Dazu stapelt die Gruppe im Laufe der folgenden Szenen Bedeutungsgegenstände in Form von relativ gleichförmigen Holzwürfeln auf. Diese übernehmen die Stellvertretung für eine Lieblingspuppe, die Harry-Potter-Reihe, neue Nike-Schuhe, eine Adoptionsurkunde, eine Freundin, die verlassen wird und so weiter, bis nach einem Zwischenruf Lucas von der Galerie ein getötetes Lieblingstier die Reihe toppt. Hier werden Dinge aus der Vorlage vermischt mit Ersatzstücken, die wohl der Entscheidung der Gruppe entstammen. Das hat in der Auswahl etwas Beliebiges, zumal im schon erwähnten zweiten Teil ausschließlich Dinge aus der Vorlage verhandelt werden. Soll damit auf die Bedeutungslosigkeit der gewählten Sachen angespielt werden oder ist der erste Teil des Stücks der Versuch einer Aktualisierung durch die Spieler*innen?

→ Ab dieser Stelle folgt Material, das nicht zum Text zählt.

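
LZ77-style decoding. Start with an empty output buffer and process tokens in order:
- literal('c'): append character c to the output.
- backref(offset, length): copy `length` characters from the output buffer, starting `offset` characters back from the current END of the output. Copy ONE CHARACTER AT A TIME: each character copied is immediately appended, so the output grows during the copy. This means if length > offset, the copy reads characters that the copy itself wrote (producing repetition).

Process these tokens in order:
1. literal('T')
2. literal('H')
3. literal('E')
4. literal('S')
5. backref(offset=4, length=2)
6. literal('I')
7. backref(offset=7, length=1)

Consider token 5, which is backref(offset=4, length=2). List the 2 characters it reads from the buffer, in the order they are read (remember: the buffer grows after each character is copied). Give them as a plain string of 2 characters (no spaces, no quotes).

Answer: TH

Derivation:
Token 1: literal('T'). Output: "T"
Token 2: literal('H'). Output: "TH"
Token 3: literal('E'). Output: "THE"
Token 4: literal('S'). Output: "THES"
Token 5: backref(off=4, len=2). Buffer before: "THES" (len 4)
  byte 1: read out[0]='T', append. Buffer now: "THEST"
  byte 2: read out[1]='H', append. Buffer now: "THESTH"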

Der Altar der Dinge ist aufgebaut und leuchtet

Als alle Kästen erst einmal aufgestapelt sind, setzt Nebel ein und verhüllt Bühne und Publikum. Die Raumwahrnehmung verschwimmt. Das erzeugt eine mystische Atmosphäre. In schwarze Morphsuites gekleidete Gestalten tragen jetzt leuchtende Gegenstände durch den Saal, die in konkreterer Form die vorher geopferten Dinge wiederholen. Wie auf einem Altar werden sie auf den Holzwürfeln abgestellt. Als der Stapel fertig ist, stehen die Spieler*innen über die Bühnenfläche verteilt und rezitieren lange Ausschnitte aus der Vorlage, um noch einmal die Bedeutung der Dinge bei Janne Teller zu beschreiben.

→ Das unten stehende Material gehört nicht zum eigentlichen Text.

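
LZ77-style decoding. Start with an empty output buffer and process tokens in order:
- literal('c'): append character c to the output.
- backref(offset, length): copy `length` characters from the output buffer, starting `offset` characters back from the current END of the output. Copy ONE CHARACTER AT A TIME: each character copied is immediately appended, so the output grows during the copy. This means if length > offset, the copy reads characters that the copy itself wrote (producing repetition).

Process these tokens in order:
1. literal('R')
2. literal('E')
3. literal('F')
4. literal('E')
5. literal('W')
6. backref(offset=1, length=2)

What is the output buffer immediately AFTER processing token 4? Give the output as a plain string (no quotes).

Answer: REFE

Derivation:
Token 1: literal('R'). Output: "R"
Token 2: literal('E'). Output: "RE"
Token 3: literal('F'). Output: "REF"
Token 4: literal('E'). Output: "REFE"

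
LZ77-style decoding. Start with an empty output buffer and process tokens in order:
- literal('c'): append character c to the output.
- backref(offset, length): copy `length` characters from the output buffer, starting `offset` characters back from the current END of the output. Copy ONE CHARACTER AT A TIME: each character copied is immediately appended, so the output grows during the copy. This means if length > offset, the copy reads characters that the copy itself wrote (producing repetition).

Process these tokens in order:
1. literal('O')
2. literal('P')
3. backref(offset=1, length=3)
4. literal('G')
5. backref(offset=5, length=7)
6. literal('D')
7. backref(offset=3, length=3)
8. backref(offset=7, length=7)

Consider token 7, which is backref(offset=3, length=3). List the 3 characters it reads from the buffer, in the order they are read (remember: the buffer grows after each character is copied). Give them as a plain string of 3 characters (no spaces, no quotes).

Token 1: literal('O'). Output: "O"
Token 2: literal('P'). Output: "OP"
Token 3: backref(off=1, len=3) (overlapping!). Copied 'PPP' from pos 1. Output: "OPPPP"
Token 4: literal('G'). Output: "OPPPPG"
Token 5: backref(off=5, len=7) (overlapping!). Copied 'PPPPGPP' from pos 1. Output: "OPPPPGPPPPGPP"
Token 6: literal('D'). Output: "OPPPPGPPPPGPPD"
Token 7: backref(off=3, len=3). Buffer before: "OPPPPGPPPPGPPD" (len 14)
  byte 1: read out[11]='P', append. Buffer now: "OPPPPGPPPPGPPDP"
  byte 2: read out[12]='P', append. Buffer now: "OPPPPGPPPPGPPDPP"
  byte 3: read out[13]='D', append. Buffer now: "OPPPPGPPPPGPPDPPD"

Answer: PPD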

Der Zuschauer erlebt nach einer Zeit, dass die Figur Luca auf die Bühne wechselt. Er, eine Spieler*in, ist nicht bereit zu akzeptieren, dass die gegebenen Dinge Bedeutung gehabt haben, da sie doch einfach weggegeben wurden. Konsequent beseitigt er die ausgestellten Gegenstände aus dem Stapel. Angesichts der Feststellung der Leere, die jetzt zu greifen ist, da das Experiment um den Sinn von Dingen gescheitert scheint, stimmt über einem bedrohlichen Grundton die Gruppe das Lied vom Motherless Child an, umschließt Luca und drückt ihn zu Boden.

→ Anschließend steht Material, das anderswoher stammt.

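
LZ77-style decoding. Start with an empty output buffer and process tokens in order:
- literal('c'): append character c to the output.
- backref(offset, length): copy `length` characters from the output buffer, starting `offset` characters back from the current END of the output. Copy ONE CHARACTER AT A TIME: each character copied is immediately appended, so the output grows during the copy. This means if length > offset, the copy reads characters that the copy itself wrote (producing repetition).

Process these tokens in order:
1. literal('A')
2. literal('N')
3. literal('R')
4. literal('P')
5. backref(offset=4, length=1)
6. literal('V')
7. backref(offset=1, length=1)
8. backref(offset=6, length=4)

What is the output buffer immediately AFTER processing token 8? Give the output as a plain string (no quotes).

Token 1: literal('A'). Output: "A"
Token 2: literal('N'). Output: "AN"
Token 3: literal('R'). Output: "ANR"
Token 4: literal('P'). Output: "ANRP"
Token 5: backref(off=4, len=1). Copied 'A' from pos 0. Output: "ANRPA"
Token 6: literal('V'). Output: "ANRPAV"
Token 7: backref(off=1, len=1). Copied 'V' from pos 5. Output: "ANRPAVV"
Token 8: backref(off=6, len=4). Copied 'NRPA' from pos 1. Output: "ANRPAVVNRPA"

Answer: ANRPAVVNRPA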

Konsequente Erkenntnis aus den Überlegungen über die Relativität von Dingen ist die damit sichtbar werdende Erkenntnis, dass allein das Leben wirklich Bedeutung hat, das nur unbedeutend wäre, wenn das Sterben leichtfiele. Illustrativ beginnt die Gruppe einen Discotanz in langsamen Bewegungen, bis sie unvermittelt fällt. Es bleibt der nervige Pfeifton vom Anfang im Raum stehen.

Die Spieler*innen aus Thüringen drängen dem Zuschauer keine Botschaft auf, stellen ihm stattdessen durch ihr konzentriertes Spiel, das ein gutes Gespür für intensive Atmosphären beweist, wertvolle Fragen.